10. Rumah Sementara

1.7K 320 37
                                    

BAGIAN 10
SEBELUM FAJAR
©NAYLTAE
2023

.

.

.

"ARJUNA! Lo selamat juga?"

Di saat yang berdekatan, hujan seketika turun deras, di saat yang sama pula teman-temannya tiba. Air muka pria di depan sana, Hadyan, menggambarkan betapa terkejutnya dia melihat rombongan teman-temannya. Maka masih dengan keterpukauan Hadyan terhadap keajaiban di hadapannya, dia menyilakan semua orang berteduh di bawah atap teras gubuk.

Keterkejutan di antara mereka tak berhenti saat ada orang lain yang menyusul keluar dari dalam gubuk.

"Woi! Kalian!" Dia memekik, dalam hitungan detik langsung memeluk siapa saja yang ada di depannya, dan saat itu, Iqbal orangnya.

Iqbal adalah yang paling sulit memercayai semua kejadian yang sejak malam ini berturut-turut terjadi padanya. Dia tak membalas pelukan Tama, hanya berdiri dengan tatapan kosong yang bergulir bergantian pada semua teman-temannya. Dia sekeras mungkin memaksa dirinya percaya bahwa apa yang tengah dia lihat saat ini adalah nyata. Dia tak selamat sendirian.

"Gila! Kalian selamat semua?" Tama, pria itu dengan heboh menatap teman-temannya.

"Enggak semua, tapi sebagian dari kita selamat, termasuk dari tim Arunika." Jawab Julian.

"Iya, tim Arunika. Di sini juga ada Shafa."

Nadhifa terkejut, senang. "Shafa ada di sini?"

Tama mengangguk. "Iya."

"Di pantai juga ada Amel sama Rangga." Julian menambahkan.

Tentu saja, sebagai satu-satunya perempuan di antara mereka, dia jelas senang dengan kehadiran teman satu timnya. Gadis itu kemudian buru-buru masuk ke dalam gubuk. Para laki-laki membiarkan Shafa dan Nadhifa menangis, saling bertukar rindu di dalam sana.

Sedangkan Nadhifa pergi ke dalam dan membiarkan Julian merangkul sendiri tubuh berat Sehan, Tama yang melihat dua teman dekatnyaㅡSehan dan Julianㅡdalam keadaan tak baik-baik saja segera memberi bantuan. Setelah mereka menidurkan Sehan yang mungkin sudah kembali pingsan ke atas kursi kayu, Tama yang keheranan bertanya, "Ini Sehan kenapa?"

"Demam sama dehidrasi. Kata Nadhifa dia pingsan dari siang."

Tama menghela napas. "Kami juga enggak punya banyak air yang bisa diminum.

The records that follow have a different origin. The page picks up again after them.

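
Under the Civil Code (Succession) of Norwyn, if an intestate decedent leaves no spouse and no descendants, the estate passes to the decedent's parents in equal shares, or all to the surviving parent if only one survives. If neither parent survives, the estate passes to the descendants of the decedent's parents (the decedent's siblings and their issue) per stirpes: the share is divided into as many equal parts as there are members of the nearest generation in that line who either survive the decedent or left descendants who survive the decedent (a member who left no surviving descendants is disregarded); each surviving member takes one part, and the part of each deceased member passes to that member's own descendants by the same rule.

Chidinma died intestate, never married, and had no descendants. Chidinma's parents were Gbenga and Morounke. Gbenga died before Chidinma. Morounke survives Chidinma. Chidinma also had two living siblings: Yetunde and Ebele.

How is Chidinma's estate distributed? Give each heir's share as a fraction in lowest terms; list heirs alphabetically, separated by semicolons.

Morounke 1

Only one parent, Morounke, survives, so Morounke takes the entire estate. The siblings take nothing because a surviving parent has priority.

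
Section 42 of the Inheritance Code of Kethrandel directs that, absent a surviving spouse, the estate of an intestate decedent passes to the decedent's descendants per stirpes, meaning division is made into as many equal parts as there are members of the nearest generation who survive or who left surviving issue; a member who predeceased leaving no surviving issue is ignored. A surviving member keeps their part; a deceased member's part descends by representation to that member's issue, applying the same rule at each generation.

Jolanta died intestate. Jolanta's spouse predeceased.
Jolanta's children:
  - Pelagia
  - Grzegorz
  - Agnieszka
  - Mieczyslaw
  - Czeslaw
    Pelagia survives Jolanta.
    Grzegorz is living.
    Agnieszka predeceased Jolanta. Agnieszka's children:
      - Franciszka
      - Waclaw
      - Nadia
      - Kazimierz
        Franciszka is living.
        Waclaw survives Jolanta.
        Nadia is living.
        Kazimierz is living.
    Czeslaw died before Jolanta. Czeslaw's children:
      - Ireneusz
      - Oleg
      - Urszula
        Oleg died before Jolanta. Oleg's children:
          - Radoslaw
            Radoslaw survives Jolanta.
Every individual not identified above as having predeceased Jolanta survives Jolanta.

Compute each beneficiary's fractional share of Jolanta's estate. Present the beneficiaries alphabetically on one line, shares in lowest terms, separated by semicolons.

There is no surviving spouse, so the entire estate passes to Jolanta's descendants per stirpes.
The estate is divided into 5 equal shares of 1/5 among Pelagia, Grzegorz, Agnieszka, Mieczyslaw, Czeslaw.
Pelagia is living and takes 1/5.
Grzegorz is living and takes 1/5.
Agnieszka predeceased; the 1/5 allotted to Agnieszka's branch passes to Agnieszka's issue by representation.
The 1/5 is divided into 4 equal shares of 1/20 among Franciszka, Waclaw, Nadia, Kazimierz.
Franciszka is living and takes 1/20.
Waclaw is living and takes 1/20.
Nadia is living and takes 1/20.
Kazimierz is living and takes 1/20.
Mieczyslaw is living and takes 1/5.
Czeslaw predeceased; the 1/5 allotted to Czeslaw's branch passes to Czeslaw's issue by representation.
The 1/5 is divided into 3 equal shares of 1/15 among Ireneusz, Oleg, Urszula.
Ireneusz is living and takes 1/15.
Oleg predeceased; the 1/15 allotted to Oleg's branch passes to Oleg's issue by representation.
Radoslaw is the sole taker at this level and receives the full 1/15.
Urszula is living and takes 1/15.

Franciszka 1/20; Grzegorz 1/5; Ireneusz 1/15; Kazimierz 1/20; Mieczyslaw 1/5; Nadia 1/20; Pelagia 1/5; Radoslaw 1/15; Urszula 1/15; Waclaw 1/20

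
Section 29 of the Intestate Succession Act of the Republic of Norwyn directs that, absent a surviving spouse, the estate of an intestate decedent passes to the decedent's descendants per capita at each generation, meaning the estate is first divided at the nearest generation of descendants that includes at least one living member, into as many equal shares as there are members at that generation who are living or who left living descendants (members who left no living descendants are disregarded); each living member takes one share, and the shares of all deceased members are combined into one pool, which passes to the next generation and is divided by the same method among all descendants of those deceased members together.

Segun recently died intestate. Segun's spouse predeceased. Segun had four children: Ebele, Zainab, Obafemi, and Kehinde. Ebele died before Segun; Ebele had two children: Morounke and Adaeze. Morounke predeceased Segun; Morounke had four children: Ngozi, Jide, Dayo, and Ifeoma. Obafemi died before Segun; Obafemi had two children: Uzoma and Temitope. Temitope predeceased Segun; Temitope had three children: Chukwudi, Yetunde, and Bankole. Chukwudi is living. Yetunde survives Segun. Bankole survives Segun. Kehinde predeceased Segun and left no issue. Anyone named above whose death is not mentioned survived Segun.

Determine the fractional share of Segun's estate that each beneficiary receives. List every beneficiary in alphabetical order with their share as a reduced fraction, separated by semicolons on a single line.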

Di sini enggak ada apa-apa selain perabotan tua."

"Perabotan tua juga berguna, kali. Daripada enggak ada sama sekali? Gue udah tiga hari bertahan hidup di pinggir pantai, enggak ada apapun yang bisa digunain buat masak. Tiap pagi nyari ikan di laut."

"Terus lo tinggalin Rangga sama Amel berdua?"

Julian yang saat itu hendak membuka kotak obat sejemang berhenti bergerak. "Bukan gue yang ninggalin mereka, tapi Arjuna."

Tama memandang sekilas Arjuna yang sedang duduk di depannya dengan sorot tak suka. "Kebiasaan. Egois."

Tak ada yang bicara selagi Julian sibuk memilih obat mana yang harus dia berikan kepada Sehan, dan Hadyan yang telaten menempatkan wadah-wadah besar untuk menampung air hujan. Sebab di situasi dan tempat seperti ini, air adalah hal utama yang dapat membuat mereka bertahan hidup di samping makanan. Mereka seolah tak senang dengan pertemuan ini, sebab satu-satunya hal yang dapat membuat mereka senang adalah kembali ke kampung halaman.

Arjuna duduk di sebelah Hadyan, menatap kobaran api dengan matanya yang berat. "Di sini, di bawah kaki gue, lo tahu kan ada apa?"

Hadyan menunduk, memperhatikan tanah yang kini tengah mereka injak. "Tengkorak manusia?" jawab Hadyan pelan.